En un mundo en transformación permanente como el que vivimos son inevitables los desequilibrios, las ambigüedades y las contradicciones…, pero eso no autoriza las posturas extremas o los radicalismos inflexibles y fanáticos, ni tampoco el desconcierto y la pérdida de la serenidad. En este sentido, siempre he considerado muy iluminadora la recomendación de la Constitución Conciliar sobre la Iglesia en el mundo (GS 44) que pide «escuchar, discernir e interpretar los diversos lenguajes de nuestro tiempo y evaluarlos a la luz de la Palabra de Dios, con la ayuda del Espíritu Santo, a fin de que la Verdad revelada pueda ser cada vez más profundamente percibida, mejor entendida y más acertadamente propuesta».

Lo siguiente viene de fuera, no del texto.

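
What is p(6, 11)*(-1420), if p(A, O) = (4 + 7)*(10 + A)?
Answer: -249920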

En nuestra Diócesis hemos hecho muchas veces mención de la necesidad de vivir los acontecimientos como una llamada de Dios, convencidos que los «signos de los tiempos» son signos de la acción de Dios en la historia humana. Dejémonos, pues, juzgar por las situaciones que nos toca vivir, asumiendo las cosas con responsabilidad y siempre colaborando a buscar respuestas gradualmente. Es perfectamente lícito mirar la Iglesia con ojos críticos pero señalar únicamente aquello que no va bien no es índice de sanidad o madurez.
No esconderemos nunca que entre nosotros se pueden constatar muchas debilidades y pecados, cosa que deja bien claro que la Iglesia es -cómo decía Pablo VI- una «realidad humana invadida por lo divino», una realidad santa por su origen y misión, pero siempre necesitada de conversión por la condición de sus miembros. A pesar de todo, y lo repetimos con palabras del Concilio, el Pueblo de Dios es para todo el género humano «el germen firmísimo de unidad, esperanza y salvación» porque ha sido puesto por Dios como «instrumento de redención universal»; tiene que ser «sacramento visible de unidad del género humano» y «sacramento universal de salvación, que manifiesta, y al mismo tiempo realiza, el misterio del amor de Dios al hombre» (Cfr. LG 9 y 48; GS 42 y 45).
Por eso, y dado que empezamos un nuevo Año Litúrgico (una nueva oportunidad), animo a todos a los miembros de la Iglesia de Lleida a rezar muy de corazón con palabras como las siguientes:
«Señor Jesucristo, te damos gracias por la consagración bautismal que nos hace miembros de tu Iglesia, en la cual nos has llamado a promover la fraternidad universal hasta que «todos seamos uno».
Queremos vivir vinculados a Ti escuchando tu Palabra sin interferencias y con más profundidad, dejándonos convertir por Ella para seguirte cada día con más radicalidad.
Ayúdanos a ser mediación creíble en los diferentes ambientes en los que nos llamas a ser «sal y luz», verdaderos testimonios tuyos en el mundo, capaces de dar razón de nuestra esperanza, gozosamente confiados en el poder liberador y transformador de tu Evangelio.»